# How do you integrate x^4/(x^4-1)dx using partial fractions?

Aug 29, 2017

$x + \frac{1}{4} \ln | \frac{x - 1}{x + 1} | - \arctan \frac{x}{2} + C$

#### Explanation:

Before we rewrite ${x}^{4} / \left({x}^{4} - 1\right)$ into partial fractions, first make sure that the degree of the denominator is strictly greater than the degree of the numerator.

So, we can use ${x}^{4} / \left({x}^{4} - 1\right) = \frac{{x}^{4} - 1 + 1}{{x}^{4} - 1} = 1 + \frac{1}{{x}^{4} - 1}$

Now, we rewrite $\frac{1}{{x}^{4} - 1}$ using partial fractions.

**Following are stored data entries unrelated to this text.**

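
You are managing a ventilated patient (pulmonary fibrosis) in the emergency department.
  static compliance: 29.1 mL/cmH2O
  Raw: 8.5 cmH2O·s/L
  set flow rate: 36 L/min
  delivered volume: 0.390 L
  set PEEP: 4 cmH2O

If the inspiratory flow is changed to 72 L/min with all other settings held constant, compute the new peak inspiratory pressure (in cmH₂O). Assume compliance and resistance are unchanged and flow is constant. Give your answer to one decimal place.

Flow: 36 L/min ÷ 60 = 0.6 L/s.
New flow: 72 L/min ÷ 60 = 1.2 L/s.
PIP = Vt/C + R·V̇ + PEEP (constant-flow equation of motion).
Only the resistive term changes: ΔPIP = R × ΔV̇ = 8.5 × (1.2 − 0.6) = 8.5 × 0.6 = 5.1 cmH2O.
Original PIP = 390/29.1 + 8.5×0.6 + 4 = 22.502 cmH2O; new PIP = 22.502 + (5.1) = 27.602 cmH2O.

27.6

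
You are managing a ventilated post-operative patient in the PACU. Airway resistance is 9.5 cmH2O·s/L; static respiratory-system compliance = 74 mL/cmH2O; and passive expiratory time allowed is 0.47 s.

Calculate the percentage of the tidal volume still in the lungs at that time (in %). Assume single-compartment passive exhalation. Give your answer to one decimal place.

51.2

τ = R × C = 9.5 × 74 mL/cmH2O = 9.5 × 0.074 L/cmH2O = 0.703 s.
Passive exhalation: V(t)/V₀ = e^(−t/τ) = e^(−0.47/0.703) = 0.5124.
Fraction remaining = 0.5124 → 51.24%.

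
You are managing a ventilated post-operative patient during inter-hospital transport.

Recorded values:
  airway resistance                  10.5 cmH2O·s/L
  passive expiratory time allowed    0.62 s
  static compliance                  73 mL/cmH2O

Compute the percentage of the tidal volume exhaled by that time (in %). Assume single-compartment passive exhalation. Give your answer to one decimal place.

55.5

τ = R × C = 10.5 × 73 mL/cmH2O = 10.5 × 0.073 L/cmH2O = 0.7665 s.
Passive exhalation: V(t)/V₀ = e^(−t/τ) = e^(−0.62/0.7665) = 0.4454.
Fraction exhaled = 1 − 0.4454 = 0.5546 → 55.46%.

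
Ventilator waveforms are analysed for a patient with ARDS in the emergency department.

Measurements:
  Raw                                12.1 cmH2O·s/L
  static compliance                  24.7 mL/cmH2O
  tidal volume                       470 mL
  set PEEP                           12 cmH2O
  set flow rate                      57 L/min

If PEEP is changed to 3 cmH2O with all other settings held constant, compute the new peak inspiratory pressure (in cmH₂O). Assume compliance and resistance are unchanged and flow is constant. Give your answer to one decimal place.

Flow: 57 L/min ÷ 60 = 0.95 L/s.
PIP = Vt/C + R·V̇ + PEEP (constant-flow equation of motion).
Only the baseline term changes: ΔPIP = ΔPEEP = 3 − 12 = -9.0 cmH2O.
Original PIP = 470/24.7 + 12.1×0.95 + 12 = 42.523 cmH2O; new PIP = 42.523 + (-9.0) = 33.523 cmH2O.

33.5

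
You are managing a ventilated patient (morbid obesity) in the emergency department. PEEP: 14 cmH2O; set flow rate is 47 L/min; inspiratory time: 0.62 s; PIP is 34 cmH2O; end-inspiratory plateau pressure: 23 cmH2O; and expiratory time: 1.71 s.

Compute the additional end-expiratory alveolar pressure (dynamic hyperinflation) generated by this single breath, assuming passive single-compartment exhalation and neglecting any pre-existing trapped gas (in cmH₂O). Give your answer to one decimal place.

0.9

Flow: 47 L/min ÷ 60 = 0.7833 L/s.
Vt = flow × Ti = 0.7833 L/s × 0.62 s × 1000 mL/L = 485.65 mL.
R = (PIP − Pplat)/V̇ = (34 − 23) / 0.7833 = 11.0/0.7833 = 14.043 cmH2O·s/L.
C = Vt/(Pplat − PEEP) = 485.65 / (23 − 14) = 485.65/9.0 = 53.961 mL/cmH2O.
τ = R × C = 14.043 × 0.05396 L/cmH2O = 0.7578 s.
Fraction remaining = e^(−Te/τ) = e^(−1.71/0.7578) = 0.1047; trapped volume = 485.65 × 0.1047 = 50.848 mL.
Additional alveolar pressure from trapping ≈ V_trapped / C = 50.848 / 53.961 = 0.9423 cmH2O.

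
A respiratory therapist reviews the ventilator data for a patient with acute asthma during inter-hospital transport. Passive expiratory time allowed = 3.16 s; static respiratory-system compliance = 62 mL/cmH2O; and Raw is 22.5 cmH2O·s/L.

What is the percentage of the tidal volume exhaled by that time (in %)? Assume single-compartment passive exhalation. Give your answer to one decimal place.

89.6

τ = R × C = 22.5 × 62 mL/cmH2O = 22.5 × 0.062 L/cmH2O = 1.395 s.
Passive exhalation: V(t)/V₀ = e^(−t/τ) = e^(−3.16/1.395) = 0.1038.
Fraction exhaled = 1 − 0.1038 = 0.8962 → 89.62%.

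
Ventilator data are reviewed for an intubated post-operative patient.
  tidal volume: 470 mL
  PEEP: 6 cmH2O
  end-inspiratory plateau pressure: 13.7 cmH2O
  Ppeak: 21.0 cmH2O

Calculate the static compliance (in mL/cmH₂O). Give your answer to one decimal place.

Cstat = Vt / (Pplat − PEEP) = 470 / (13.7 − 6) = 470 / 7.7 = 61.039 mL/cmH2O.

61.0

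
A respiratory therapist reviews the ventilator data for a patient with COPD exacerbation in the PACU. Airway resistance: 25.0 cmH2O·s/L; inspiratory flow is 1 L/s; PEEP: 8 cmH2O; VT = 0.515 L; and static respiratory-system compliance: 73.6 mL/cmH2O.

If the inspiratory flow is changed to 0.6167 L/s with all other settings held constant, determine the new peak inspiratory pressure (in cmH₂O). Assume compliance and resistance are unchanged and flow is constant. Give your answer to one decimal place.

30.4

PIP = Vt/C + R·V̇ + PEEP (constant-flow equation of motion).
Only the resistive term changes: ΔPIP = R × ΔV̇ = 25.0 × (0.6167 − 1) = 25.0 × -0.3833 = -9.583 cmH2O.
Original PIP = 515/73.6 + 25.0×1 + 8 = 39.997 cmH2O; new PIP = 39.997 + (-9.583) = 30.414 cmH2O.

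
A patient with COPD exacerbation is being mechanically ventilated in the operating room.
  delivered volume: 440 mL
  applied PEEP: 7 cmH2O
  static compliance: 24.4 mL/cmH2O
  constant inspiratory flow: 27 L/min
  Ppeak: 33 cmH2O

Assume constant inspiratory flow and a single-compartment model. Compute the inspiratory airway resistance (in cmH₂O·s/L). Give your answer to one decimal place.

Flow: 27 L/min ÷ 60 = 0.45 L/s.
Equation of motion (constant flow): PIP = Vt/C + R·V̇ + PEEP.
R·V̇ = PIP − Vt/C − PEEP = 33 − 440/24.4 − 7 = 33 − 18.033 − 7 = 7.967 cmH2O.
R = 7.967 / 0.45 = 17.704 cmH2O·s/L.

17.7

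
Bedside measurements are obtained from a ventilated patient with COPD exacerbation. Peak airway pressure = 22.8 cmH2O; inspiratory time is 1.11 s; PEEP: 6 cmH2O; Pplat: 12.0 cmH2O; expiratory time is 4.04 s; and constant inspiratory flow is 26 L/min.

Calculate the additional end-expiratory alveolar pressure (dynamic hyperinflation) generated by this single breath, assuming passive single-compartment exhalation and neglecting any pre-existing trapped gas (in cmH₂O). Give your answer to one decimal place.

0.8

Flow: 26 L/min ÷ 60 = 0.4333 L/s.
Vt = flow × Ti = 0.4333 L/s × 1.11 s × 1000 mL/L = 480.96 mL.
R = (PIP − Pplat)/V̇ = (22.8 − 12.0) / 0.4333 = 10.8/0.4333 = 24.925 cmH2O·s/L.
C = Vt/(Pplat − PEEP) = 480.96 / (12.0 − 6) = 480.96/6.0 = 80.16 mL/cmH2O.
τ = R × C = 24.925 × 0.08016 L/cmH2O = 1.998 s.
Fraction remaining = e^(−Te/τ) = e^(−4.04/1.998) = 0.1324; trapped volume = 480.96 × 0.1324 = 63.679 mL.
Additional alveolar pressure from trapping ≈ V_trapped / C = 63.679 / 80.16 = 0.7944 cmH2O.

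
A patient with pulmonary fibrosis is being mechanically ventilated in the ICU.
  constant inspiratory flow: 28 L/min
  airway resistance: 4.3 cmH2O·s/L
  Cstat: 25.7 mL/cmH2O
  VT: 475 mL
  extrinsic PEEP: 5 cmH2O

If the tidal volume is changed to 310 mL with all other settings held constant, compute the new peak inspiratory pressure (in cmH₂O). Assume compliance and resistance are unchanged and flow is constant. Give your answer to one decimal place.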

First, factorize ${x}^{4} - 1 = \left({x}^{2} + 1\right) \left(x + 1\right) \left(x - 1\right)$.

Thus, we know that $\frac{1}{{x}^{4} - 1}$ can be rewritten in the form $\frac{A x + B}{{x}^{2} + 1} + \frac{C}{x + 1} + \frac{D}{x - 1}$.

Multiply both sides by ${x}^{4} - 1$ to get $1 = \left(A x + B\right) \left(x + 1\right) \left(x - 1\right) + C \left({x}^{2} + 1\right) \left(x - 1\right) + D \left({x}^{2} + 1\right) \left(x + 1\right)$.

Set $x = 1$ to get $D = \frac{1}{4}$ and $x = - 1$ to get $C = - \frac{1}{4}$

Multiply this out to get $\left(A + C + D\right) {x}^{3} + \left(B - C + D\right) {x}^{2} - \left(A - C - D\right) x - B - C + D = 1$.

Substitute $D = \frac{1}{4}$ and $C = - \frac{1}{4}$ to finally get $A {x}^{3} + \left(B + \frac{1}{2}\right) {x}^{2} - A x - B + \frac{1}{2} = 1$.

Equate coefficients: $\left\{\begin{matrix}A = 0 \\ B + \frac{1}{2} = 0 \\ A = 0 \\ - B + \frac{1}{2} = 1\end{matrix}\right.$.

From the above, we get $\left\{\begin{matrix}A = 0 \\ B = - \frac{1}{2} \\ C = - \frac{1}{4} \\ D = \frac{1}{4}\end{matrix}\right.$.

Thus, we know that $\frac{1}{{x}^{4} - 1} = - \frac{1}{2 {x}^{2} + 2} - \frac{1}{4 x + 4} + \frac{1}{4 x - 4}$.

Returning to the original problem, we can now integrate $\int \setminus 1 - \frac{1}{2 {x}^{2} + 2} - \frac{1}{4 x + 4} + \frac{1}{4 x - 4} \setminus \mathrm{dx}$.

The first, third, and fourth can be easily solved using either the constant rule or u-substitution: $\int \setminus \mathrm{dx} = x$, $- \int \setminus \frac{\mathrm{dx}}{4 x + 4} = - \frac{\ln | x + 1 |}{4}$, and $\int \setminus \frac{\mathrm{dx}}{4 x - 4} = \frac{\ln | x - 1 |}{4}$.

The second one, $- \int \setminus \frac{\mathrm{dx}}{2 {x}^{2} + 2} = - \frac{1}{2} \int \setminus \frac{\mathrm{dx}}{{x}^{2} + 1}$, requires knowing the identity $\int \setminus \frac{\mathrm{dx}}{{x}^{2} + 1} = \arctan \left(x\right)$.

Thus, we can combine everything to get the final answer: $x + \frac{1}{4} \ln | \frac{x - 1}{x + 1} | - \arctan \frac{x}{2} + C$.